My work: \begin{align*} &\mathrel{\phantom{=}} \sqrt{x^2+yz}+\sqrt{y^2+xz}+\sqrt{z^2+xy}\\ &\le\sqrt3 \sqrt{x^2+yz+y^2+xz+z^2+xy}\\ &\le\sqrt3\sqrt{2x^2+2y^2+2z^2}=\sqrt6\sqrt{x^2+y^2+z^2}. \end{align*}
On
By C-S we have: $$\left(\sum_{cyc}\sqrt{x^2+yz}\right)^2\leq\sum_{cyc}\frac{x^2+yz}{2x^2+y^2+z^2+yz}\sum_{cyc}(2x^2+y^2+z^2+yz).$$ Id est, it remains to prove that $$\sum_{cyc}\frac{x^2+yz}{2x^2+y^2+z^2+yz}\sum_{cyc}(4x^2+yz)\leq\frac{9}{4}(x+y+z)^2,$$ which is $$\sum_{sym}(x^8+2x^7y+9x^6y^2-23x^5y^3+10x^4y^4)+$$ $$+\sum_{sym}(5.5x^6yz+70x^5y^2z+79x^4y^3z+131.5x^4y^2z^2-97.5x^3y^3z^2)\geq0,$$ which is obvious after using following Schur: $$2\sum_{cyc}(x^8-x^7y-x^7z+x^6yz)\geq0.$$
It is enough to show the homogeneous inequality $\sum_{cyc} \sqrt{x^2+yz} \leqslant \frac32(x+y+z)$. WLOG, let $x \geqslant y \geqslant z$.

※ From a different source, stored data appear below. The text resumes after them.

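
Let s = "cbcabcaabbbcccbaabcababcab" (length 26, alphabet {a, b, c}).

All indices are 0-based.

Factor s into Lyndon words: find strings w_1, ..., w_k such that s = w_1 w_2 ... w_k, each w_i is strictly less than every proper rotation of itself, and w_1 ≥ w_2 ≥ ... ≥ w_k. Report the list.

["c", "bc", "abc", "aabbbcccbaabcababcab"]

emit factor 1: 'c' (i=0, period=1)
emit factor 2: 'bc' (i=1, period=2)
emit factor 3: 'abc' (i=3, period=3)
emit factor 4: 'aabbbcccbaabcababcab' (i=6, period=20)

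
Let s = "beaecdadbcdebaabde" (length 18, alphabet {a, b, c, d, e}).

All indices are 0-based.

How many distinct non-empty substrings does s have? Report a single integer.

sorted suffixes:
  #0 SA[0]=13  'aabde'
  #1 SA[1]=14  'abde'
  #2 SA[2]=6  'adbcdebaabde'
  #3 SA[3]=2  'aecdadbcdebaabde'
  #4 SA[4]=12  'baabde'
  #5 SA[5]=8  'bcdebaabde'
  #6 SA[6]=15  'bde'
  #7 SA[7]=0  'beaecdadbcdebaabde'
  #8 SA[8]=4  'cdadbcdebaabde'
  #9 SA[9]=9  'cdebaabde'
  #10 SA[10]=5  'dadbcdebaabde'
  #11 SA[11]=7  'dbcdebaabde'
  #12 SA[12]=16  'de'
  #13 SA[13]=10  'debaabde'
  #14 SA[14]=17  'e'
  #15 SA[15]=1  'eaecdadbcdebaabde'
  #16 SA[16]=11  'ebaabde'
  #17 SA[17]=3  'ecdadbcdebaabde'

SA = [13, 14, 6, 2, 12, 8, 15, 0, 4, 9, 5, 7, 16, 10, 17, 1, 11, 3]
[i] adj suffixes → lcp
  [1] 13/14 → 1 ('a')
  [2] 14/6 → 1 ('a')
  [3] 6/2 → 1 ('a')
  [4] 2/12 → 0 ('')
  [5] 12/8 → 1 ('b')
  [6] 8/15 → 1 ('b')
  [7] 15/0 → 1 ('b')
  [8] 0/4 → 0 ('')
  [9] 4/9 → 2 ('cd')
  [10] 9/5 → 0 ('')
  [11] 5/7 → 1 ('d')
  [12] 7/16 → 1 ('d')
  [13] 16/10 → 2 ('de')
  [14] 10/17 → 0 ('')
  [15] 17/1 → 1 ('e')
  [16] 1/11 → 1 ('e')
  [17] 11/3 → 1 ('e')

n(n+1)/2 = 18·19/2 = 171
Σ LCP = 0 + 1 + 1 + 1 + 0 + 1 + 1 + 1 + 0 + 2 + 0 + 1 + 1 + 2 + 0 + 1 + 1 + 1 = 15
distinct = 171 − 15 = 156

156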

Note by AM-GM, we have $\sqrt{x^2+yz} \leqslant \sqrt{x^2+xz} \leqslant x + \frac12z$. This type of AM-GM is motivated by noting $(1, 1, 0)$ is a solution for equality.
Further by CS (or power means), we get $$\sqrt{y^2+zx} + \sqrt{z^2+xy} \leqslant \sqrt{1+1} \sqrt{(y^2+zx)+(z^2+xy)}$$
Thus it is enough to show that $$\sqrt2\sqrt{y^2+z^2+x(y+z)} \leqslant \frac12(x+3y+2z)$$ Simplifying, this is $(x-y-2z)^2+8z(y-z) \geqslant 0$ which is obvious. Equality is when any two variables are equal and the third zero.